Like many people whose lives are complicated by borders, Eden Robinson lives with what she calls "double exposure": She's always seeing what's there overlaid with what used to be there, or what she imagines. Robinson is Haisla, and she grew up on her tribe's reservation north of Vancouver. Her debut novel, Monkey Beach, is set in this in-between place, and it is full of resultant dissonance. "When I dreamed," the narrator says in Monkey Beach, "I could see things in double exposure--the real world, and beyond it, the same world but whole, with no clear-cuts, no pollution, no boats, no cars, no planes... the beaches were white with herring eggs."
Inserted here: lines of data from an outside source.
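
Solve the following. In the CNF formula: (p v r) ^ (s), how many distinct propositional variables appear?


Identify each variable that appears in the formula.
Variables found: p, r, s
Count = 3

3


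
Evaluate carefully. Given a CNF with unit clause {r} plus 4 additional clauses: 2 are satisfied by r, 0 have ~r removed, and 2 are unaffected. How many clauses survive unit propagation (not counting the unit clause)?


Satisfied (removed): 2
Shortened (remain): 0
Unchanged (remain): 2
Remaining = 0 + 2 = 2

2


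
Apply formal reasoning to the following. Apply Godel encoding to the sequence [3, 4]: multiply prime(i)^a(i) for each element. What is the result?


Encode each element as an exponent of the corresponding prime:
  2^3 = 8
  3^4 = 81
Product = 8 * 81 = 648

648


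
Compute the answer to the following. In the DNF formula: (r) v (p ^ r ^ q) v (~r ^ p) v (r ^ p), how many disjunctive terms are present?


A DNF formula is a disjunction of terms (conjunctions).
Terms are separated by v.
Counting the disjuncts: 4 terms.

4


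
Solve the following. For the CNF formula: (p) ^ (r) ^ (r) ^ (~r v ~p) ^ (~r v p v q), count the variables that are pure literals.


Check each variable for pure literal status:
p: mixed (not pure)
q: pure positive
r: mixed (not pure)
Pure literal count = 1

1


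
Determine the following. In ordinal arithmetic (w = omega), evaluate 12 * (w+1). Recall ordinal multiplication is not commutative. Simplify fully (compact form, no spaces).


Compute 12 * (w+1).
Ordinal * is associative and left-distributive over +, but NOT commutative; for finite n>1, n*w = w but w*n stays w*n.
By left-distributivity: 12 * (w+1) = 12*w + 12*1 = w + 12 = w+12.
Result = w+12

w+12


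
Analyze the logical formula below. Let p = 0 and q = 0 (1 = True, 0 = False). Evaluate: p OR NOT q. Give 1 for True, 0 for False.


p = 0, q = 0
Operation: p OR NOT q
Evaluate: 0 OR NOT 0 = 1

1


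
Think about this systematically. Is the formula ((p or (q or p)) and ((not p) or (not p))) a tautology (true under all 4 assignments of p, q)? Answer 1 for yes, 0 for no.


Check all 4 assignments:
p=0, q=0: 0
p=0, q=1: 1
p=1, q=0: 0
p=1, q=1: 0
Satisfying count = 1/4.
Tautology iff count = 4: no.

0


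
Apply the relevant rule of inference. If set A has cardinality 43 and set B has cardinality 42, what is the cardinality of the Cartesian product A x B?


The Cartesian product A x B contains all ordered pairs (a, b).
|A x B| = |A| * |B| = 43 * 42 = 1806

1806


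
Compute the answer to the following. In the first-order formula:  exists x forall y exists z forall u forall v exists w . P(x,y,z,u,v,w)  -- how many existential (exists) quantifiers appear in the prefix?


Quantifier prefix: exists x forall y exists z forall u forall v exists w
Mark each quantifier type:
  E U E U U E
Universal count = 3, Existential count = 3
Asked for existential (exists) quantifiers: 3

3


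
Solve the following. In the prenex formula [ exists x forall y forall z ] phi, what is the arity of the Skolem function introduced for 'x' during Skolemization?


Quantifier prefix: exists x forall y forall z
'x' is existentially quantified at position 1.
No universal quantifiers precede it.
Skolem function arity = 0 (a Skolem constant)

0


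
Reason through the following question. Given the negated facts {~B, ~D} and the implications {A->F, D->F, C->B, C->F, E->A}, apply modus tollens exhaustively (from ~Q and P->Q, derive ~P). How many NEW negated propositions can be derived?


Initial negated facts: {~B, ~D}
Apply modus tollens to closure:
  ~B and C->B  =>  ~C
Final negated: {~B, ~C, ~D}
New negations: {~C}
Count = 1

1


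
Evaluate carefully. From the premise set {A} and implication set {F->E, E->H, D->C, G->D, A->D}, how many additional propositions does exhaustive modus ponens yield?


Initial facts: {A}
Apply modus ponens to closure:
  A and A->D  =>  D
  D and D->C  =>  C
Final known: {A, C, D}
New propositions: {C, D}
Count = 2

2


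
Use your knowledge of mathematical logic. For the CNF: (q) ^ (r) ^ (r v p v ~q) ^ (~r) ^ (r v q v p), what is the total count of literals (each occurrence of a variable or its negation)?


Counting literals in each clause:
Clause 1: 1 literal(s)
Clause 2: 1 literal(s)
Clause 3: 3 literal(s)
Clause 4: 1 literal(s)
Clause 5: 3 literal(s)
Total = 9

9


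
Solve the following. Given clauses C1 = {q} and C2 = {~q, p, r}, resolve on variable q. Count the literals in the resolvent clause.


Remove q from C1 and ~q from C2.
C1 remainder: {}
C2 remainder: {p, r}
Union (resolvent): {p, r}
Resolvent has 2 literal(s).

2


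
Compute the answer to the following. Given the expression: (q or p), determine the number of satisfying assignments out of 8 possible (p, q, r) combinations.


Check all 8 assignments:
p=0, q=0, r=0: 0
p=0, q=0, r=1: 0
p=0, q=1, r=0: 1
p=0, q=1, r=1: 1
p=1, q=0, r=0: 1
p=1, q=0, r=1: 1
p=1, q=1, r=0: 1
p=1, q=1, r=1: 1
Count of True = 6

6


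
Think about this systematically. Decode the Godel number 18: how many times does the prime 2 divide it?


Factorize 18 by dividing by 2 repeatedly.
Division steps: 2 divides 18 exactly 1 time(s).
Exponent of 2 = 1

1


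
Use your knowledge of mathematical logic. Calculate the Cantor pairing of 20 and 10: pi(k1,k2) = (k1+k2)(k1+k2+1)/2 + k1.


k1 + k2 = 30
(k1+k2)(k1+k2+1)/2 = 30 * 31 / 2 = 465
pi = 465 + 20 = 485

485


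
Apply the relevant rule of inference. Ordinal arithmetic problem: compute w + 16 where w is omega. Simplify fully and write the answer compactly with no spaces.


Compute w + 16.
Ordinal + is associative but NOT commutative; for finite n>0, n + w = w but w + n stays w+n.
w + 16 is already in normal form (a successor ordinal beyond w).
Result = w+16

w+16


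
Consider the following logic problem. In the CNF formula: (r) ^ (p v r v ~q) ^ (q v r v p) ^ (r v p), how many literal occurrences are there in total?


Counting literals in each clause:
Clause 1: 1 literal(s)
Clause 2: 3 literal(s)
Clause 3: 3 literal(s)
Clause 4: 2 literal(s)
Total = 9

9


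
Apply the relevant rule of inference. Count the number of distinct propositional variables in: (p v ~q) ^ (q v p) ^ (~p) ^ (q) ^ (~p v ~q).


Identify each variable that appears in the formula.
Variables found: p, q
Count = 2

2


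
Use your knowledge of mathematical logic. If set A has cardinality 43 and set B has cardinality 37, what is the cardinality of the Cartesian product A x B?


The Cartesian product A x B contains all ordered pairs (a, b).
|A x B| = |A| * |B| = 43 * 37 = 1591

1591


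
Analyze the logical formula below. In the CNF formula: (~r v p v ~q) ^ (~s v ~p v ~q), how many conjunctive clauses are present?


A CNF formula is a conjunction of clauses.
Clauses are separated by ^.
Counting the conjuncts: 2 clauses.

2


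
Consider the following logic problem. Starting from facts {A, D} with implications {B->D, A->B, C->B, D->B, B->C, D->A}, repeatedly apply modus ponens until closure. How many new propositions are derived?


Initial facts: {A, D}
Apply modus ponens to closure:
  A and A->B  =>  B
  B and B->C  =>  C
Final known: {A, B, C, D}
New propositions: {B, C}
Count = 2

2


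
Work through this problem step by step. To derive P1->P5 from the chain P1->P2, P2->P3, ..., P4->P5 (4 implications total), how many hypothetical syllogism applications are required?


With 4 implications in a chain connecting 5 propositions:
P1->P2, P2->P3, ..., P4->P5
Steps needed = (number of implications) - 1 = 4 - 1 = 3

3


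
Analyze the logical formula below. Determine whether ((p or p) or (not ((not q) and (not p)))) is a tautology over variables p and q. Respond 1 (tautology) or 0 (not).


Check all 4 assignments:
p=0, q=0: 0
p=0, q=1: 1
p=1, q=0: 1
p=1, q=1: 1
Satisfying count = 3/4.
Tautology iff count = 4: no.

0


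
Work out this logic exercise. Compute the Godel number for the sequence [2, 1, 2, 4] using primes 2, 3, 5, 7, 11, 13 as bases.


Encode each element as an exponent of the corresponding prime:
  2^2 = 4
  3^1 = 3
  5^2 = 25
  7^4 = 2401
Product = 4 * 3 * 25 * 2401 = 720300

720300


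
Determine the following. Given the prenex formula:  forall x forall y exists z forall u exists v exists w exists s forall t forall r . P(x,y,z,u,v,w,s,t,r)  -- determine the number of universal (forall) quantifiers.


Quantifier prefix: forall x forall y exists z forall u exists v exists w exists s forall t forall r
Mark each quantifier type:
  U U E U E E E U U
Universal count = 5, Existential count = 4
Asked for universal (forall) quantifiers: 5

5


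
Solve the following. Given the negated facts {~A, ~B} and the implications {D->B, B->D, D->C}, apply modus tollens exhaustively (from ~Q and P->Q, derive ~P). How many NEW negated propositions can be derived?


Initial negated facts: {~A, ~B}
Apply modus tollens to closure:
  ~B and D->B  =>  ~D
Final negated: {~A, ~B, ~D}
New negations: {~D}
Count = 1

1


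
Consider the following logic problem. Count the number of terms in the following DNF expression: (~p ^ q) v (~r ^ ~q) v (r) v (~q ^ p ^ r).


A DNF formula is a disjunction of terms (conjunctions).
Terms are separated by v.
Counting the disjuncts: 4 terms.

4


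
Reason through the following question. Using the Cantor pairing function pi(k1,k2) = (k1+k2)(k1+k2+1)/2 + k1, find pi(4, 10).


k1 + k2 = 14
(k1+k2)(k1+k2+1)/2 = 14 * 15 / 2 = 105
pi = 105 + 4 = 109

109


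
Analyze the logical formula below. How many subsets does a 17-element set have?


The power set of a set with n elements has 2^n elements.
|P(S)| = 2^17 = 131072

131072


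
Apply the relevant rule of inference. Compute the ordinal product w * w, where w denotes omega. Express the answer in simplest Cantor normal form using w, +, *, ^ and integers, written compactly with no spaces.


Compute w * w.
Ordinal * is associative and left-distributive over +, but NOT commutative; for finite n>1, n*w = w but w*n stays w*n.
w * w = w^2 by definition.
Result = w^2

w^2


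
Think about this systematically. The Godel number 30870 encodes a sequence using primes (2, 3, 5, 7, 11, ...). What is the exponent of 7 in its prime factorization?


Factorize 30870 by dividing by 7 repeatedly.
Division steps: 7 divides 30870 exactly 3 time(s).
Exponent of 7 = 3

3


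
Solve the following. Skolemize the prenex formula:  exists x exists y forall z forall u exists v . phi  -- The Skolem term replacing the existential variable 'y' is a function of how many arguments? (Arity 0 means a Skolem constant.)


Quantifier prefix: exists x exists y forall z forall u exists v
'y' is existentially quantified at position 2.
No universal quantifiers precede it.
Skolem function arity = 0 (a Skolem constant)

0


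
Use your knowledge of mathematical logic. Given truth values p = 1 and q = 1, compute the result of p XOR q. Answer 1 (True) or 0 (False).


p = 1, q = 1
Operation: p XOR q
Evaluate: 1 XOR 1 = 0

0


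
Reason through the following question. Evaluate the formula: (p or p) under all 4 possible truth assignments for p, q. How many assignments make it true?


Check all 4 assignments:
p=0, q=0: 0
p=0, q=1: 0
p=1, q=0: 1
p=1, q=1: 1
Count of True = 2

2


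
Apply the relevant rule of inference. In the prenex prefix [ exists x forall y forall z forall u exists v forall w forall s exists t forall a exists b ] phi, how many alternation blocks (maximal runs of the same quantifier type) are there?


Quantifier-type sequence: E A A A E A A E A E  (A=forall, E=exists)
Group into maximal same-type runs:
  Ex1 | Ax3 | Ex1 | Ax2 | Ex1 | Ax1 | Ex1
Number of blocks = 7

7


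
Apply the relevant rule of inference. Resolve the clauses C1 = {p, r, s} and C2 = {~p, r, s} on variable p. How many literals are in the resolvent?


Remove p from C1 and ~p from C2.
C1 remainder: {r, s}
C2 remainder: {r, s}
Union (resolvent): {r, s}
Resolvent has 2 literal(s).

2


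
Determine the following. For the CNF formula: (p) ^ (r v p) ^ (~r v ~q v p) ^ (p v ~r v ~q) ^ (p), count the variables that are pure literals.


Check each variable for pure literal status:
p: pure positive
q: pure negative
r: mixed (not pure)
Pure literal count = 2

2


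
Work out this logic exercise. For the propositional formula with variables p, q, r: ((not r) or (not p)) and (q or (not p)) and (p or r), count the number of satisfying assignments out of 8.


Evaluate all 8 assignments for p, q, r:
p=0, q=0, r=0: 0
p=0, q=0, r=1: 1
p=0, q=1, r=0: 0
p=0, q=1, r=1: 1
p=1, q=0, r=0: 0
p=1, q=0, r=1: 0
p=1, q=1, r=0: 1
p=1, q=1, r=1: 0
Satisfying count = 3

3


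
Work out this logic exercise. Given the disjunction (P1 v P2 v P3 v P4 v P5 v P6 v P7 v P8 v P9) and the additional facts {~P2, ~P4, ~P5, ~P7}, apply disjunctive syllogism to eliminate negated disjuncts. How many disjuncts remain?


Original disjuncts (9): P1, P2, P3, P4, P5, P6, P7, P8, P9
Negated (eliminate): ~P2, ~P4, ~P5, ~P7
Remaining disjuncts: P1, P3, P6, P8, P9
Count = 9 - 4 = 5

5


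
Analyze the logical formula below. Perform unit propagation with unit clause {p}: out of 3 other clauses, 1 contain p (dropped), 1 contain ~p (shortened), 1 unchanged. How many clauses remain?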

It is this dissonance that makes Monkey Beach such a haunted book. The novel's narrator, Lisamarie Hill, is named after Elvis' daughter, but her rock and roll soul is thronged by visions of B'gwus (Sasquatches), talking ravens, and an elf who foreshadows disaster. Lisa's brother Jimmy bridges the worlds of Haisla and pop culture fluidly: He is such a talented swimmer that he's tapped for the Olympics. When Jimmy disappears on a fishing boat, Lisa's visions and the larger world collide, and the result is a gripping story, featuring a female character who embraces her conflicted nature and never succumbs to the easy answers.

I met Eden for coffee at Elliott Bay Book Company, and talked to her about her novel.

A lot of Canadian writers are becoming big sellers suddenly. Do you think there's a reason that's started happening?

I think it started off with writers like Henry O'Donnell and Gail Anderson-Dargatz. After they came on the scene, publishers became a lot more interested in new writers, and there was a lot of funding and support. A lot of people are self-taught in BC, and there are a lot of writing programs. For the size of the province, there's a large percentage of writers; I don't know about the other parts of Canada, but in Vancouver writing as a cultural expression has been encouraged; it's been fostered.

Place is a primary theme in Monkey Beach. Do you consider yourself a regional writer, or is the setting just the place where the narrator has the experience?

Oh, the story couldn't have happened anywhere else. The first collection I did, I was interested in true crime, and specifically in killers: sociopaths, psychopaths, the extremes of human nature--just asshole domain. So the setting was flexible because, well, assholes are everywhere. But Monkey Beach was very place-specific, very culturally specific. It actually started as a whole bunch of regional anecdotes that were strung together. The people in my creative writing workshop went, "This is lovely, but you might want to consider having a main character narrate them."

How did you find your main character? She's been described as "feisty."

Originally she was more like me, and it was really boring. I like to sit back and watch things, and that wasn't any good for this story. I have a lot of very strong friends, though, so I would ask them, "If this happened to you, what would you do?" Sometimes imagination doesn't come near reality.

Visions keeps popping up in the book--you're not sure what's real or not....

That was me trying to experiment, expand a bit. Some of my friends come from a strong poetry background, so that's in their fiction without any effort. But I like the fast-paced, simple declarative sentences. As few adjectives and adverbs as possible.

So what do you think of that, not magical realism, but sort of surreal stuff that keeps coming up in this book? Is it cultural?

I find realism culturally specific: What's real to one culture is magical to another. There are lots of things in Haisla culture that people take for granted, and I just assumed everyone else had the same beliefs as me--it's only in the last few years when I started traveling that I realized that my world view is very different from a lot of other people. So in a cultural context, it's not a magical realism story; it's not strange at all. Some of it is my own personal vision, some of it's just stuff I made up. That's what my dad calls my "goofy stuff."

The little elf guy, is that goofy?

He's goofy. He's actually a character in Haisla mythology, but he's been adapted for the book. Dad was very amused.